Alain Finkielkraut fait pleurer Juliette Binoche, coupable selon lui
d'avoir participé à une manifestation pour une « paix juste » au
Moyen-Orient sans en avoir lu la déclaration.
2005
: les Antillais « vivent de l'assistance »
Nouveau tollé après les propos du philosophe sur RCJ,
une radio communautaire juive, concernant les Antillais, qui « vivent de
l'assistance de la Métropole ». Le 13 mars, l'intellectuel tente de
revenir sur ses dires : « Je
ne veux pas dire que les Antillais sont des
assistés [...]. Cette aide existe, elle est légitime. Mais que
ses bénéficiaires fassent le procès délirant
d'une France toujours esclavagiste et toujours coloniale, alors non ».
« Vous
mentez ! Vous mentez ! »
Le 27 avril de la même année, sur Beur FM,
l'écrivain est pris d'une énorme colère contre Youssef
Boussoumah, porte-parole des Indigènes de la République, se défendant
d'avoir soutenu l'essayiste Oriana Fallaci, qui affirmait que les
musulmans « se multiplient comme des rats ».
La
France « black-black-black »
Puis le 18 novembre 2005, dans une interview au
journal israélien « Haaretz », Alain Finkielkraut revient
sur les émeutes en banlieue qui ont débuté à Villiers-Le-Bel : « Le
problème est que la plupart de ces jeunes sont noirs ou arabes et s’identifient
à l’islam. [...] Il est donc clair qu’il s’agit d’une révolte à caractère
ethnico-religieux ». Plus loin, il ajoute, à propos de l'équipe de France
: « Les gens disent que l'équipe nationale française est admirée par
tous parce qu'elle est "black-blanc-beur". En réalité, l'équipe
nationale est aujourd'hui "black-black-black", ce qui en fait la
risée de toute l'Europe ».
2009
: la victime de Polanski, « pas une enfant »
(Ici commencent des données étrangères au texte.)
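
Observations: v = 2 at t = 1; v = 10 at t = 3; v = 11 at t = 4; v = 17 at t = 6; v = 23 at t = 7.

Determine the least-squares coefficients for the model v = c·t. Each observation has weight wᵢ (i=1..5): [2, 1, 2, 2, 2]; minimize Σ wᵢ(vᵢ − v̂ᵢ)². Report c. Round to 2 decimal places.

From the data, Σwᵢ·t·t = 213.
And Σwᵢ·t·v = 648.
c = 648/213 = 3.04225.

c = 3.04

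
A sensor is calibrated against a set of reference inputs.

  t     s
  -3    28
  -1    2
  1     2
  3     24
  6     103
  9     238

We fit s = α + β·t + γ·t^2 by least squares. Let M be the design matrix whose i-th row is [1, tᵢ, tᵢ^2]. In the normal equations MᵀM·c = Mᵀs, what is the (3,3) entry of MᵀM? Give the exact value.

8021

Row 3 ↔ basis t^2, column 3 ↔ basis t^2, so (MᵀM)_{3,3} = Σᵢ (t^2)·(t^2) = (9)·(9) + (1)·(1) + (1)·(1) + (9)·(9) + (36)·(36) + (81)·(81) = 8021.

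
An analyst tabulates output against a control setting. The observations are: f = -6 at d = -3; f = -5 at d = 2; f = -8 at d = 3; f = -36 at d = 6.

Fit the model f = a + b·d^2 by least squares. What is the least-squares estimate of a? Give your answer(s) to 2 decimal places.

a = 1.01

Entries of AᵀA: Σ1 = 4, Σd^2 = 58, Σd^2·d^2 = 1474.
Moment sums: Σf = -55, Σd^2·f = -1442.
Normal equations: [[4, 58]; [58, 1474]]·[a, b]ᵀ = [-55, -1442]ᵀ.
Determinant 4·1474 − 58² = 2532.
a = ((-55)·1474 − 58·(-1442))/2532 = 1283/1266; b = (4·(-1442) − 58·(-55))/2532 = -1289/1266.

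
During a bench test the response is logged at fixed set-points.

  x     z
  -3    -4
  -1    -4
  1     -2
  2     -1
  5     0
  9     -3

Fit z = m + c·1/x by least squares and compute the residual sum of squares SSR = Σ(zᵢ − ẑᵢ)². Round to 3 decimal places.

SSR = 7.832

Entries of AᵀA: Σ1 = 6, Σ1/x = 43/90, Σ1/x·1/x = 19549/8100.
Moment sums: Σz = -14, Σ1/x·z = 5/2.
AᵀA·[m, c]ᵀ = Aᵀz becomes [[6, 43/90]; [43/90, 19549/8100]]·[m, c]ᵀ = [-14, 5/2]ᵀ.
Δ = 6·(19549/8100) − (43/90)² = 23089/1620.
m = ((-14)·(19549/8100) − (43/90)·(5/2))/(23089/1620) = -283361/115445; c = (6·(5/2) − (43/90)·(-14))/(23089/1620) = 35136/23089.
Residuals: -119859/115445, -249/10495, -123209/115445, 80076/115445, 49645/23089, -82494/115445; SSR = 904216/115445.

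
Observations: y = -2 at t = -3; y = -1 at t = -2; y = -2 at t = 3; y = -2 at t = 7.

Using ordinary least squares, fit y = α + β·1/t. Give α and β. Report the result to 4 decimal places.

The normal system MᵀM·[α, β]ᵀ = Mᵀy is [[4, -5/14]; [-5/14, 869/1764]]·[α, β]ᵀ = [-7, 3/14]ᵀ.
Determinant 4·(869/1764) − (-5/14)² = 3251/1764.
α = ((-7)·(869/1764) − (-5/14)·(3/14))/(3251/1764) = -5948/3251; β = (4·(3/14) − (-5/14)·(-7))/(3251/1764) = -2898/3251.

α = -1.8296, β = -0.8914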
Le philosophe défend vigoureusement le
cinéaste Roman Polanski, arrêté en Suisse pour « relations sexuelles
illégales » avec une mineure de 13 ans, en 1977 aux Etats-Unis. Pour
lui, « Polanksi n'est pas pédophile ». Sa victime « n'était
pas une fillette, une petite fille, une enfant, au moment des faits »,
mais « une adolescente qui posait dénudée pour "Vogue" ».
2010
: « Divisions ethniques » chez les Bleus
Sur la débâcle des Bleus à Knysna, en Afrique du Sud,
il se récrie : « Si cette équipe ne représente pas la France, hélas, elle
la reflète : avec ses clans, ses divisions ethniques, sa persécution du
premier de la classe, Yoann Gourcuff ».
2013
: « Tu la fermes ! »
Alain Finkielkraut s'empoigne avec Daniel
Cohn-Bendit sur le plateau de Frédéric Taddeï. Ne supportant pas que
Cohn-Bendit lui coupe la parole, l'intellectuel lui lance : « 68,
c'est fini. Alors, tu la fermes ! »
« Taisez-vous
! Mais taisez-vous ! »
La séquence est devenue culte. De nouveau invité de
Frédéric Taddeï dans l'émission « Ce soir ou jamais » sur France 2,
Alain Finkielkraut est violemment pris à partie par le scénariste Abdel
Raouf Dafri sur son livre, dans lequel son adversaire dit avoir perçu des
relents racistes. Le philosophe l'accuse d'être venu pour lui « régler
[son] compte ». Et alors que le cinéaste l'interrompt, il perd ses nerfs
et se met à hurler : « Taisez-vous ! Mais taisez-vous ! ».
2014
: les « Beurs » et leur « accent »
Dernier gros dérapage en date au petit-déjeuner
de l'UMP, le 23 janvier 2014. Le philosophe s'en prend à l'accent des « Beurs »
et des « Français de souche » des banlieues.